The other five GOP “no” votes were Reps. Charlie Bass (R-N.H.), Jamie Herrera Beutler (R-Wash.), Tim Johnson (R-Ill.), Chris Gibson (R-N.Y.), and Walter Jones (R-N.C.).
Bass, Herrera Beutler and Johnson all issued statements arguing in favor of a longer-term deal but expressing support for the Senate’s two-month package in order to avoid the expiration of the payroll tax holiday and other provisions on New Year’s Day. Statements from Jones and Gibson were not immediately available.
The statements from Johnson, Herrera Beutler and Bass are below.
Jamie Herrera Beutler:
“I support continuing the payroll tax cut, extending unemployment insurance and making sure Medicare patients have access to the medical care they need. I had hoped the Senate would have agreed that a year extension is better than 2 months. But I know that families in Southwest Washington are struggling to make ends meet, and I wanted to eliminate any of their fear that this relief wouldn’t be in place January 1.”
“While I prefer a longer-term solution, had it come up as a vote today, I would have voted for the Senate’s two-month extension to ensure New Hampshire families won’t see their taxes increase on January 1st. It’s unfortunate that Senate Majority Leader Harry Reid is playing political games and refuses to bring the Senate back into session to work on this issue. But a two-month extension is better than none at all and would give the House and Senate some more time to work out differences in January and February.”
“There is agreement on the need to extend these provisions. I support these measures individually and there are reasonable ways to pay for it. To laden this measure down with political agendas and extraneous, irrelevant riders is simply unacceptable. Unfortunately, this is part of business-as-usual inside the beltway politics and I refuse to be part of that misplaced strategy.”
“Today’s vote requested the Senate form a conference to meet with a select group of Members hand-picked by the leadership. The motion to request a conference further centralizes the decision-making process in the United States Congress. Leadership from both sides of the House have further alienated the rank-and-file members and, by extension, the people they represent.”
“Democrats and Republicans have whipsawed these issues back and forth to the detriment of American taxpayers. My vote reflected my objections to the process that resulted in delivering the American people a nonviable solution. We could have worked this problem out weeks, even months ago, if there had been the political will to do so. Instead, this appears to be an attempt to force through legislation that is too important to fail.”

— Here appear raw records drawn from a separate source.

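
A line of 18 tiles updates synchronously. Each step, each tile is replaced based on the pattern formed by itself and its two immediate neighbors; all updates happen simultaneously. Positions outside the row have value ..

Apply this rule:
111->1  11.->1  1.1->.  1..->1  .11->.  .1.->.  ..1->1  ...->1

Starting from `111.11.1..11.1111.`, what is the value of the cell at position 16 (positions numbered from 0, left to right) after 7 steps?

.

.11..1..11.1..1111
1.111.11.1..11.111
...11..1..11.1..11
111.111.11.1..11.1
.11..11..1..11.1..
1.111.111.11.1..11
...11..11..1..11.1
position 16 holds .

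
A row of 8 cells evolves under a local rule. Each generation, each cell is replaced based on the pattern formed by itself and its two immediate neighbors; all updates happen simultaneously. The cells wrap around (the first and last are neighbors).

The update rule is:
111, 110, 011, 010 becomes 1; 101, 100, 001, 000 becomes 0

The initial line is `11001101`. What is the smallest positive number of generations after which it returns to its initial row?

1

11001101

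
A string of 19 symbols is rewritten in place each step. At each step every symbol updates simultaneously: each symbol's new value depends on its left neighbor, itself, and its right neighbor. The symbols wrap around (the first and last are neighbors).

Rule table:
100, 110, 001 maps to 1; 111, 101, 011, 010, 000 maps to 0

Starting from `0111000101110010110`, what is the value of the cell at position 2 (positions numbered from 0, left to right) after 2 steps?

step 1: 1001101000011100011
step 2: 1110100100100110100
position 2 holds 1

1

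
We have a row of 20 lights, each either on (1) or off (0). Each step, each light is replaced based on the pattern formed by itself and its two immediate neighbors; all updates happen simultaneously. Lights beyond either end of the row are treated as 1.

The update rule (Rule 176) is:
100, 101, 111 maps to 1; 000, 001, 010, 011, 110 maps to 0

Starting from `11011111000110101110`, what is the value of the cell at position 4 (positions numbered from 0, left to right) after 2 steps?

0

10101110100001010101
01010101010000101010
position 4 holds 0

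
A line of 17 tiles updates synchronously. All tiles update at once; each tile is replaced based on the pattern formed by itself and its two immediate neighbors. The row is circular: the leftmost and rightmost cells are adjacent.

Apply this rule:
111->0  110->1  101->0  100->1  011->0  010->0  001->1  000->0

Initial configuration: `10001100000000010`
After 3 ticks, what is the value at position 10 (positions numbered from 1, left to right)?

01010110000000100
10000011000001010
01000101100010000
position 10 holds 0

0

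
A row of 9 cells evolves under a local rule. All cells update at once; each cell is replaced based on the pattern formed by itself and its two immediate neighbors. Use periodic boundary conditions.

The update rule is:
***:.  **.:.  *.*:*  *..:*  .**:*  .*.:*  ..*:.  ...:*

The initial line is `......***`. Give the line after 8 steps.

..***.*..

*****.*..
*....***.
****.*..*
....***.*
***.*..**
...***.*.
**.*..***
..***.*..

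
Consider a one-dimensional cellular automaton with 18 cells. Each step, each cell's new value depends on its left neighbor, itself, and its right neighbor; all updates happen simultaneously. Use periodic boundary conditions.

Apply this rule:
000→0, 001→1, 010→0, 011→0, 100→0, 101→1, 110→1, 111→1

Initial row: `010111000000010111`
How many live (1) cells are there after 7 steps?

step 1: 101011000000101011
step 2: 110101000001010101
step 3: 111010000010101010
step 4: 011100000101010101
step 5: 101100001010101010
step 6: 010100010101010101
step 7: 101000101010101010
count of 1: 8

8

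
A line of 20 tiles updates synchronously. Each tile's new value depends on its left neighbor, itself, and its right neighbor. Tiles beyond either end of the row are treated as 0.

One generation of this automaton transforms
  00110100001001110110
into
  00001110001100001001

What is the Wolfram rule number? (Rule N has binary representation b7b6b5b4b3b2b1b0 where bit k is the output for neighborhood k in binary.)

52

position 14: 111 → 0  (bit 7 = 0)
position 3: 110 → 0  (bit 6 = 0)
position 4: 101 → 1  (bit 5 = 1)
position 6: 100 → 1  (bit 4 = 1)
position 2: 011 → 0  (bit 3 = 0)
position 5: 010 → 1  (bit 2 = 1)
position 1: 001 → 0  (bit 1 = 0)
position 0: 000 → 0  (bit 0 = 0)
bits b7..b0 = 00110100 = 52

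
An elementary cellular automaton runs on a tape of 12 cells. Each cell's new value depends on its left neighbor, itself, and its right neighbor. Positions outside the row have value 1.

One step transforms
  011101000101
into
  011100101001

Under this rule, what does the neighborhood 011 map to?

1

At position 1 the neighborhood is 011; the next row has 1 there.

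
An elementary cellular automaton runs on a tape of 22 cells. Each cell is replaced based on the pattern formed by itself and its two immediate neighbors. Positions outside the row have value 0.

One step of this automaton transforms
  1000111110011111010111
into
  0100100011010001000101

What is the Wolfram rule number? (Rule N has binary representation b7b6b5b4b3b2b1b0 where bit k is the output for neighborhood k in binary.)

position 5: 111 → 0  (bit 7 = 0)
position 8: 110 → 1  (bit 6 = 1)
position 16: 101 → 0  (bit 5 = 0)
position 1: 100 → 1  (bit 4 = 1)
position 4: 011 → 1  (bit 3 = 1)
position 0: 010 → 0  (bit 2 = 0)
position 3: 001 → 0  (bit 1 = 0)
position 2: 000 → 0  (bit 0 = 0)
bits b7..b0 = 01011000 = 88

88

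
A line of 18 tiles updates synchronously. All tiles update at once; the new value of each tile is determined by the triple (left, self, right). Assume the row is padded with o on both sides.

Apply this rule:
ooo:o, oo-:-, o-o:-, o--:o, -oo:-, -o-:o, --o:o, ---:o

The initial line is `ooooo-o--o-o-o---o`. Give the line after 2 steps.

ooo-oo-oo--o--oo--

oooo--oooo-o-oooo-
ooo-oo-oo--o--oo--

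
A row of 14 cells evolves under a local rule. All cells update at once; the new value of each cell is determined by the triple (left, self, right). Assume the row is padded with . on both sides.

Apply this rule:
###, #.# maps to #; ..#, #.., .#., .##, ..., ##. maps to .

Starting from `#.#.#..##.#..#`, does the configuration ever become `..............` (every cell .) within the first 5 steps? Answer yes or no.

step 1: .#.#.....#....
step 2: ..#...........
step 3: ..............
all cells are . at step 3

yes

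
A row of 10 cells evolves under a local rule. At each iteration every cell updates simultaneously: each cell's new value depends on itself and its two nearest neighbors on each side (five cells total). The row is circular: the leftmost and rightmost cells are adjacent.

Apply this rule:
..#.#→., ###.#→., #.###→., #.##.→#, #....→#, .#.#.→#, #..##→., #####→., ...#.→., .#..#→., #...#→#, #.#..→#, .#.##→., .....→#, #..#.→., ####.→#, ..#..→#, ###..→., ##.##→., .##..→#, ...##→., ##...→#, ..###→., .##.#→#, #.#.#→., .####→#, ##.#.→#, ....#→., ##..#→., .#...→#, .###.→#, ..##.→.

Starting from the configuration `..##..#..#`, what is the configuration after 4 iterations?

...#..#..#
##.#..#..#
#.##..#...
..##..###.

..##..###.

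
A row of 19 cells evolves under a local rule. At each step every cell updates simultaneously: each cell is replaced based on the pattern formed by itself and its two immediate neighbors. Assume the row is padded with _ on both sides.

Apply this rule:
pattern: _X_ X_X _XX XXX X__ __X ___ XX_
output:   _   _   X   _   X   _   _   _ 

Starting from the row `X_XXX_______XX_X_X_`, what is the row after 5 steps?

______X__X______X__

__X__X______X_____X
___X__X______X_____
____X__X______X____
_____X__X______X___
______X__X______X__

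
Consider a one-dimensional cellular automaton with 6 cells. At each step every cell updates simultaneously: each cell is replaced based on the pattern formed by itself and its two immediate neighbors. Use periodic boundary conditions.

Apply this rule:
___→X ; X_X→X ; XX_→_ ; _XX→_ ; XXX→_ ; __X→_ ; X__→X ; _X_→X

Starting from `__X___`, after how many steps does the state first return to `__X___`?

X_XXXX
_X____
_XXXXX
X_____
XXXXX_
_____X
XXXX_X
____X_
XXX_XX
___X__
XX_XXX
__X___

12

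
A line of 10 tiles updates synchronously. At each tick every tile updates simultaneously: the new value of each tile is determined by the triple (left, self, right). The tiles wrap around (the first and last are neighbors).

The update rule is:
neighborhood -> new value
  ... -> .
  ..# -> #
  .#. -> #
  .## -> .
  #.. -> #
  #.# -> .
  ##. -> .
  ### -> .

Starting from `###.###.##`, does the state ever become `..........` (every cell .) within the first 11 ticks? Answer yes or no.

..........
all cells are . at tick 1

yes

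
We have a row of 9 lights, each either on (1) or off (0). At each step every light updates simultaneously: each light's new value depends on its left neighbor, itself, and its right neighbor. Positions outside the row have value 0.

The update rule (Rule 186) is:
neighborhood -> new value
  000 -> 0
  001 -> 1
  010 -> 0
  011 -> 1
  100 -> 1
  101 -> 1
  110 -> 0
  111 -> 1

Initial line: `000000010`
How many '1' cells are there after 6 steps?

step 1: 000000101
step 2: 000001010
step 3: 000010101
step 4: 000101010
step 5: 001010101
step 6: 010101010
count of 1: 4

4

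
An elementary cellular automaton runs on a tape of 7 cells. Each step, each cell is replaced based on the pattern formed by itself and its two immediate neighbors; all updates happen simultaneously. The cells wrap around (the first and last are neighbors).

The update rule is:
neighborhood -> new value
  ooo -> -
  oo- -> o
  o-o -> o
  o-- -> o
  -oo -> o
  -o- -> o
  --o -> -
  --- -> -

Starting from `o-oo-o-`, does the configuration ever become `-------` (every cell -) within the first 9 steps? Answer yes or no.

yes

ooooooo
-------
all cells are - at step 2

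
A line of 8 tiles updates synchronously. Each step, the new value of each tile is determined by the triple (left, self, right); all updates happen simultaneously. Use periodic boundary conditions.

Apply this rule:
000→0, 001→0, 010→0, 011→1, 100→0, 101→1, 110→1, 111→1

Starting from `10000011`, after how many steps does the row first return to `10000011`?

1

10000011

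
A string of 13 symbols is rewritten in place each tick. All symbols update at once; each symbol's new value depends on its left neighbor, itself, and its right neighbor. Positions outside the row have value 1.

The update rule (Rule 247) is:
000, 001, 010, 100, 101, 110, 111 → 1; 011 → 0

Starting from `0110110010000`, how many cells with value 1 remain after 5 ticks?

11

tick 1: 1011011111111
tick 2: 1101101111111
tick 3: 1110110111111
tick 4: 1111011011111
tick 5: 1111101101111
count of 1: 11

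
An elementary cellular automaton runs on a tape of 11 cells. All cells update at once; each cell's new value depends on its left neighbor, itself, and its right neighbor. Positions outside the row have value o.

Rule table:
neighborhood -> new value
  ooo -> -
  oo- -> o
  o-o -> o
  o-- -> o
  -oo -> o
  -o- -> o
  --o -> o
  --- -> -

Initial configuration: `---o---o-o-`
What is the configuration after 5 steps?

o-ooo-ooooo
ooo-ooo----
--ooo-oo--o
ooo-ooooooo
--ooo------

--ooo------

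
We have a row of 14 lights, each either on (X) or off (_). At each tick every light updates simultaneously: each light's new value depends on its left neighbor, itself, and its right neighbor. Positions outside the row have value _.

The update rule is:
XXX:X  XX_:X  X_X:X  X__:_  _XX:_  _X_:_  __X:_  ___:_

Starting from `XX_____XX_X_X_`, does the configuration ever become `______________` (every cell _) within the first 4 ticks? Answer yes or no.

_X______XX_X__
_________XX___
__________X___
______________
all cells are _ at tick 4

yes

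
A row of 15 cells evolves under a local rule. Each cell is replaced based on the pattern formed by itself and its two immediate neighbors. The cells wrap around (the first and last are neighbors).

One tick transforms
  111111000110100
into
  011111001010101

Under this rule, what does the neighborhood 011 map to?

0

At position 0 the neighborhood is 011; the next row has 0 there.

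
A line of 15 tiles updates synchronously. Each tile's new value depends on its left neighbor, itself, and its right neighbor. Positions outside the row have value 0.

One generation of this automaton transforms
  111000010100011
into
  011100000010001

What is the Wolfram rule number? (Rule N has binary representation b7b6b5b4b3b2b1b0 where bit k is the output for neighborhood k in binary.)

208

position 1: 111 → 1  (bit 7 = 1)
position 2: 110 → 1  (bit 6 = 1)
position 8: 101 → 0  (bit 5 = 0)
position 3: 100 → 1  (bit 4 = 1)
position 0: 011 → 0  (bit 3 = 0)
position 7: 010 → 0  (bit 2 = 0)
position 6: 001 → 0  (bit 1 = 0)
position 4: 000 → 0  (bit 0 = 0)
bits b7..b0 = 11010000 = 208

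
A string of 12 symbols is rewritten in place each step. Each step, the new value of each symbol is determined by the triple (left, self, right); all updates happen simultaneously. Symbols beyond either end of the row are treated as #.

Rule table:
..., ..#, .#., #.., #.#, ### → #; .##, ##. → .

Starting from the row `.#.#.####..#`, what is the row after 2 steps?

#####.##.##.
####.#..#..#

####.#..#..#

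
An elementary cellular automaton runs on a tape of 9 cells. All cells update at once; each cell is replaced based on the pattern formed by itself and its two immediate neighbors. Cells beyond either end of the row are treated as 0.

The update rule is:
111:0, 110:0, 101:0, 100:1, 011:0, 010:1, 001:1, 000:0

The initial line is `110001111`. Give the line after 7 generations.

001010000
011011000
100000100
110001110
001010001
011011011
100000000

100000000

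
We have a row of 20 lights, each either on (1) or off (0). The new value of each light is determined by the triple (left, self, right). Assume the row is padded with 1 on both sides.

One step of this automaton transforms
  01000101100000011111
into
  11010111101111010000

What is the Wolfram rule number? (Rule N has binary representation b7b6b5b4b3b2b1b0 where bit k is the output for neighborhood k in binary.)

position 16: 111 → 0  (bit 7 = 0)
position 8: 110 → 1  (bit 6 = 1)
position 0: 101 → 1  (bit 5 = 1)
position 2: 100 → 0  (bit 4 = 0)
position 7: 011 → 1  (bit 3 = 1)
position 1: 010 → 1  (bit 2 = 1)
position 4: 001 → 0  (bit 1 = 0)
position 3: 000 → 1  (bit 0 = 1)
bits b7..b0 = 01101101 = 109

109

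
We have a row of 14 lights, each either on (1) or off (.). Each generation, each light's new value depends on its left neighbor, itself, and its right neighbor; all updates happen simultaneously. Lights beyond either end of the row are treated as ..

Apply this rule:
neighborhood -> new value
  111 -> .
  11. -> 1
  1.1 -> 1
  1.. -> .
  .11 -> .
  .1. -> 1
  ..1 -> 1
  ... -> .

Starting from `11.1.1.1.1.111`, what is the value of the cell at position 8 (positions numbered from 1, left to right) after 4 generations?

.1111111111..1
1.........1.11
1........111.1
1.......1..111
position 8 holds .

.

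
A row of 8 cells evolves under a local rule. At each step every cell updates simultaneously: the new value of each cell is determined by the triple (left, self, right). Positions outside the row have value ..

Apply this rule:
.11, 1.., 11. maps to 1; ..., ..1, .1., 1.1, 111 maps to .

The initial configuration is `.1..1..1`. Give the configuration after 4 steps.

..1..1..
...1..1.
....1..1
.....1..

.....1..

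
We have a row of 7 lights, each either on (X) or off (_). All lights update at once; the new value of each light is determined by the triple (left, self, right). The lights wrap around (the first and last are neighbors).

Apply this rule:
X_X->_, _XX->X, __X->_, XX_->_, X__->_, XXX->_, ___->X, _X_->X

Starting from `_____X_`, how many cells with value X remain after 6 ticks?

3

XXXX_X_
X____X_
X_XX_X_
X_X__X_
X_X__X_  (fixed point — unchanged through tick 6)
count of X: 3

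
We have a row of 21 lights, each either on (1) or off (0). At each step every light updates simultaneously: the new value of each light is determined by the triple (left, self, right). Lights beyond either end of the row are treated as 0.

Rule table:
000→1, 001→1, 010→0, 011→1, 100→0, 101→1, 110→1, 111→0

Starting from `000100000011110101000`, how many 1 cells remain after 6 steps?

13

111001111110011010011
101011000010111100111
010111011101100101101
101101110111101011110
011111011100110110010
110001110101111110100
count of 1: 13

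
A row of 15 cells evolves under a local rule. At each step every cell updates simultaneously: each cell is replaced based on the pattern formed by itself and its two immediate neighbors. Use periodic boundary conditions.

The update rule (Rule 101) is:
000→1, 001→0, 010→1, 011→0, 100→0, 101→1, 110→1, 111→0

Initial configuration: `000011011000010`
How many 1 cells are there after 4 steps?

8

111001101011010
001000111101111
001010000110001
001110110010101
count of 1: 8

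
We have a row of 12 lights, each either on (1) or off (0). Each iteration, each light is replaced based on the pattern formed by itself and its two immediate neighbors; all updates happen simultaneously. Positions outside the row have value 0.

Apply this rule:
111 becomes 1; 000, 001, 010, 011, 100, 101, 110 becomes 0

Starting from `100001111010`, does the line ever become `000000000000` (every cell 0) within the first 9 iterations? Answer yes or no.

000000110000
000000000000
all cells are 0 at iteration 2

yes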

Democrats have argued that if the Senate-passed measure were brought to the floor for a straight up-or-down vote, it would most likely pass the chamber. The fact that only seven Republicans voted “no” Tuesday – two of whom have stated that they oppose any payroll tax holiday — would suggest that the Senate deal still has a ways to go in securing the 218 votes necessary for passage: even if all 192 Democrats voted “yes,” the Senate deal would fall nearly two-dozen votes short of a simple majority.
Still, with pressure ratcheting up on House leaders Wednesday – including from on the presidential trail – an increasing number of Republican lawmakers could soon find themselves hard-pressed to oppose the two-month deal.